The duke continued his practice of inwardly dissecting the person he engaged in dialogue with. He’d developed a method of studying tone, body language, words, and mannerisms that had half their brothers in arms believing him a mind reader. Sebastian had never found himself on the receiving end of the treatment before, and he had to admit he damn well didn’t like it.

“I dislike figures of speech,” Carlisle said at last. “They have a way of rendering precisely what one intends to say so bloody imprecise. Tell me, what did you learn from her at the Beresford monstrosity?”

He took great care to remain still and keep his expression blank, for as much as he trusted Carlisle and had worked directly beneath him for the past five years, something about the bent of this interview sent misgiving down his spine like a chill. “Nothing of import.”

“Nothing?” Carlisle raised an imperious brow. “I understand you followed her to a chamber during the ball. The two of you remained in the chamber together for eight minutes. Surely a great deal can be said during such a generous span of time.”

The misgiving blossomed in his chest, tight and heavy. Jesus, was he suspect? He hadn’t been compromised. There was no damn reason for Carlisle to have a man following him. “You had someone watching me last night?”

“You know our credo, Trent.” Carlisle’s tone was calm, offhand, as though he described something as inane as a recent visit to the opera. That too was his gift, never allowing anyone to see beneath the masks he presented to the world. “Eyes and ears everywhere.”

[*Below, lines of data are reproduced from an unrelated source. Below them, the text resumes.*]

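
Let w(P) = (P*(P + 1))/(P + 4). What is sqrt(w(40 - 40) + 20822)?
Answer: sqrt(20822) ≈ 144.30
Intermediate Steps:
w(P) = P*(1 + P)/(4 + P) (w(P) = (P*(1 + P))/(4 + P) = P*(1 + P)/(4 + P))
sqrt(w(40 - 40) + 20822) = sqrt((40 - 40)*(1 + (40 - 40))/(4 + (40 - 40)) + 20822) = sqrt(0*(1 + 0)/(4 + 0) + 20822) = sqrt(0*1/4 + 20822) = sqrt(0*(1/4)*1 + 20822) = sqrt(0 + 20822) = sqrt(20822)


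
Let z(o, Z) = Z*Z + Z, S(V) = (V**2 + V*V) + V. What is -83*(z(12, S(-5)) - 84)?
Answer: -164838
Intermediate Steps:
S(V) = V + 2*V**2 (S(V) = (V**2 + V**2) + V = 2*V**2 + V = V + 2*V**2)
z(o, Z) = Z + Z**2 (z(o, Z) = Z**2 + Z = Z + Z**2)
-83*(z(12, S(-5)) - 84) = -83*((-5*(1 + 2*(-5)))*(1 - 5*(1 + 2*(-5))) - 84) = -83*((-5*(1 - 10))*(1 - 5*(1 - 10)) - 84) = -83*((-5*(-9))*(1 - 5*(-9)) - 84) = -83*(45*(1 + 45) - 84) = -83*(45*46 - 84) = -83*(2070 - 84) = -83*1986 = -164838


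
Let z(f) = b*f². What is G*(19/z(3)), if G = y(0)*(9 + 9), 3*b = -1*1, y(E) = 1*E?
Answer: 0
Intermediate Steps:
y(E) = E
b = -⅓ (b = (-1*1)/3 = (⅓)*(-1) = -⅓ ≈ -0.33333)
z(f) = -f²/3
G = 0 (G = 0*(9 + 9) = 0*18 = 0)
G*(19/z(3)) = 0*(19/((-⅓*3²))) = 0*(19/((-⅓*9))) = 0*(19/(-3)) = 0*(19*(-⅓)) = 0*(-19/3) = 0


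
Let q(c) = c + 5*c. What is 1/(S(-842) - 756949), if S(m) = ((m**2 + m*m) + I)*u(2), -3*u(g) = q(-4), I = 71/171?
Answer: 171/1810287793 ≈ 9.4460e-8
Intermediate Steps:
I = 71/171 (I = 71*(1/171) = 71/171 ≈ 0.41520)
q(c) = 6*c
u(g) = 8 (u(g) = -2*(-4) = -1/3*(-24) = 8)
S(m) = 568/171 + 16*m**2 (S(m) = ((m**2 + m*m) + 71/171)*8 = ((m**2 + m**2) + 71/171)*8 = (2*m**2 + 71/171)*8 = (71/171 + 2*m**2)*8 = 568/171 + 16*m**2)
1/(S(-842) - 756949) = 1/((568/171 + 16*(-842)**2) - 756949) = 1/((568/171 + 16*708964) - 756949) = 1/((568/171 + 11343424) - 756949) = 1/(1939726072/171 - 756949) = 1/(1810287793/171) = 171/1810287793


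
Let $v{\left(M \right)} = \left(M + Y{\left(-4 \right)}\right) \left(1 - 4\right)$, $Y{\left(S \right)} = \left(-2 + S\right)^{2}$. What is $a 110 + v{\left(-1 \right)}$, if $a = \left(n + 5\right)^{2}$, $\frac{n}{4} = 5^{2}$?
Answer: $1212645$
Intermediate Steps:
$n = 100$ ($n = 4 \cdot 5^{2} = 4 \cdot 25 = 100$)
$a = 11025$ ($a = \left(100 + 5\right)^{2} = 105^{2} = 11025$)
$v{\left(M \right)} = -108 - 3 M$ ($v{\left(M \right)} = \left(M + \left(-2 - 4\right)^{2}\right) \left(1 - 4\right) = \left(M + \left(-6\right)^{2}\right) \left(-3\right) = \left(M + 36\right) \left(-3\right) = \left(36 + M\right) \left(-3\right) = -108 - 3 M$)
$a 110 + v{\left(-1 \right)} = 11025 \cdot 110 - 105 = 1212750 + \left(-108 + 3\right) = 1212750 - 105 = 1212645$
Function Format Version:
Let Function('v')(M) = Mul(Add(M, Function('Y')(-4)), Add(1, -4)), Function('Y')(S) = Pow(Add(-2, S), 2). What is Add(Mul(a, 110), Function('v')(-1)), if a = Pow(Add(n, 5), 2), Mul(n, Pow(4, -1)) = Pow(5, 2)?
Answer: 1212645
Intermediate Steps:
n = 100 (n = Mul(4, Pow(5, 2)) = Mul(4, 25) = 100)
a = 11025 (a = Pow(Add(100, 5), 2) = Pow(105, 2) = 11025)
Function('v')(M) = Add(-108, Mul(-3, M)) (Function('v')(M) = Mul(Add(M, Pow(Add(-2, -4), 2)), Add(1, -4)) = Mul(Add(M, Pow(-6, 2)), -3) = Mul(Add(M, 36), -3) = Mul(Add(36, M), -3) = Add(-108, Mul(-3, M)))
Add(Mul(a, 110), Function('v')(-1)) = Add(Mul(11025, 110), Add(-108, Mul(-3, -1))) = Add(1212750, Add(-108, 3)) = Add(1212750, -105) = 1212645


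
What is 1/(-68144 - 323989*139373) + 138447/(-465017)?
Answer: -1080929948703320/3630637008568479 ≈ -0.29772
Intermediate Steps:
1/(-68144 - 323989*139373) + 138447/(-465017) = (1/139373)/(-392133) + 138447*(-1/465017) = -1/392133*1/139373 - 138447/465017 = -1/54652752609 - 138447/465017 = -1080929948703320/3630637008568479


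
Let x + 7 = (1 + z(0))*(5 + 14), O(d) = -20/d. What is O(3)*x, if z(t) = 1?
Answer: -620/3 ≈ -206.67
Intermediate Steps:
x = 31 (x = -7 + (1 + 1)*(5 + 14) = -7 + 2*19 = -7 + 38 = 31)
O(3)*x = -20/3*31 = -620/3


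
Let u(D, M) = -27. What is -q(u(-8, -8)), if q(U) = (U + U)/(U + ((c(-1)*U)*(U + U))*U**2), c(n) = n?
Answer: -2/39367 ≈ -5.0804e-5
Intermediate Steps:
q(U) = 2*U/(U - 2*U**4) (q(U) = (U + U)/(U + ((-U)*(U + U))*U**2) = (2*U)/(U + ((-U)*(2*U))*U**2) = (2*U)/(U + (-2*U**2)*U**2) = (2*U)/(U - 2*U**4) = 2*U/(U - 2*U**4))
-q(u(-8, -8)) = -2/(1 - 2*(-27)**3) = -2/(1 - 2*(-19683)) = -2/(1 + 39366) = -2/39367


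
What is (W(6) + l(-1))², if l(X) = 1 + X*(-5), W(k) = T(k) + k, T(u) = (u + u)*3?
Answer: 2304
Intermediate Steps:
T(u) = 6*u (T(u) = (2*u)*3 = 6*u)
W(k) = 7*k (W(k) = 6*k + k = 7*k)
l(X) = 1 - 5*X
(W(6) + l(-1))² = (7*6 + (1 - 5*(-1)))² = (42 + (1 + 5))² = (42 + 6)² = 48² = 2304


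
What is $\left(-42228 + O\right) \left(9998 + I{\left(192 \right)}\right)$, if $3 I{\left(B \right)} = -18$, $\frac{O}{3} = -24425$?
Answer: $-1154105976$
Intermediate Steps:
$O = -73275$ ($O = 3 \left(-24425\right) = -73275$)
$I{\left(B \right)} = -6$ ($I{\left(B \right)} = \frac{1}{3} \left(-18\right) = -6$)
$\left(-42228 + O\right) \left(9998 + I{\left(192 \right)}\right) = \left(-42228 - 73275\right) \left(9998 - 6\right) = \left(-115503\right) 9992 = -1154105976$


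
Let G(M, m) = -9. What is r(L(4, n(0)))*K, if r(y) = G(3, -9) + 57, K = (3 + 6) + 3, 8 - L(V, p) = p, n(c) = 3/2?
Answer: 576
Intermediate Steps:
n(c) = 3/2 (n(c) = 3*(½) = 3/2)
L(V, p) = 8 - p
K = 12 (K = 9 + 3 = 12)
r(y) = 48 (r(y) = -9 + 57 = 48)
r(L(4, n(0)))*K = 48*12 = 576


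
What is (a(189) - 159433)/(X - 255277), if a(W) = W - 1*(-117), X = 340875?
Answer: -159127/85598 ≈ -1.8590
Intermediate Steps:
a(W) = 117 + W (a(W) = W + 117 = 117 + W)
(a(189) - 159433)/(X - 255277) = ((117 + 189) - 159433)/(340875 - 255277) = (306 - 159433)/85598 = -159127*1/85598 = -159127/85598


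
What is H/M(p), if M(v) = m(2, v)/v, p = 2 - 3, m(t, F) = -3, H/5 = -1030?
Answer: -5150/3 ≈ -1716.7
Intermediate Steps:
H = -5150 (H = 5*(-1030) = -5150)
p = -1
M(v) = -3/v
H/M(p) = -5150/(-3/(-1)) = -5150/(-3*(-1)) = -5150/3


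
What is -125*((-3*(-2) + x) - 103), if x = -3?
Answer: 12500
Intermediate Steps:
-125*((-3*(-2) + x) - 103) = -125*((-3*(-2) - 3) - 103) = -125*((6 - 3) - 103) = -125*(3 - 103) = -125*(-100) = 12500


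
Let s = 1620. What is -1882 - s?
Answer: -3502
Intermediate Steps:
-1882 - s = -1882 - 1*1620 = -1882 - 1620 = -3502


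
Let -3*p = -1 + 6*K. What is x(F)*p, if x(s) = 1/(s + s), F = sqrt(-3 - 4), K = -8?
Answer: -7*I*sqrt(7)/6 ≈ -3.0867*I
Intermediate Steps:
p = 49/3 (p = -(-1 + 6*(-8))/3 = -(-1 - 48)/3 = -1/3*(-49) = 49/3 ≈ 16.333)
F = I*sqrt(7) (F = sqrt(-7) = I*sqrt(7) ≈ 2.6458*I)
x(s) = 1/(2*s)
x(F)*p = (1/(2*((I*sqrt(7)))))*(49/3) = ((-I*sqrt(7)/7)/2)*(49/3) = -I*sqrt(7)/14*(49/3) = -7*I*sqrt(7)/6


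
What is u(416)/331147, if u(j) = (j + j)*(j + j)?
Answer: 692224/331147 ≈ 2.0904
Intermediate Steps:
u(j) = 4*j² (u(j) = (2*j)*(2*j) = 4*j²)
u(416)/331147 = (4*416²)/331147 = (4*173056)*(1/331147) = 692224*(1/331147) = 692224/331147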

Of course he knew the goddamn credo, but he’d believed he was the ears and the eyes. He stiffened before he could check himself. “Ears and eyes on your own men? For what purpose?”

“Only a fool trusts blindly,” Carlisle quipped. “Eight minutes, Trent. Did you spend them wisely?”

No, damn it, he had not. He had lost his footing for a moment—for the first moment in as long as he could recall—and he’d been struck by Miss Vanreid’s undeniable beauty. Not to mention her boldness.

Perhaps you would like a turn.

He still couldn’t believe the minx had uttered those provocative words to him. She’d shocked him. Worse, he had wanted to do as she invited. To kiss that full, pink mouth of hers, yank down her bodice completely to reveal the bounty of her breasts and discover whether or not her nipples matched.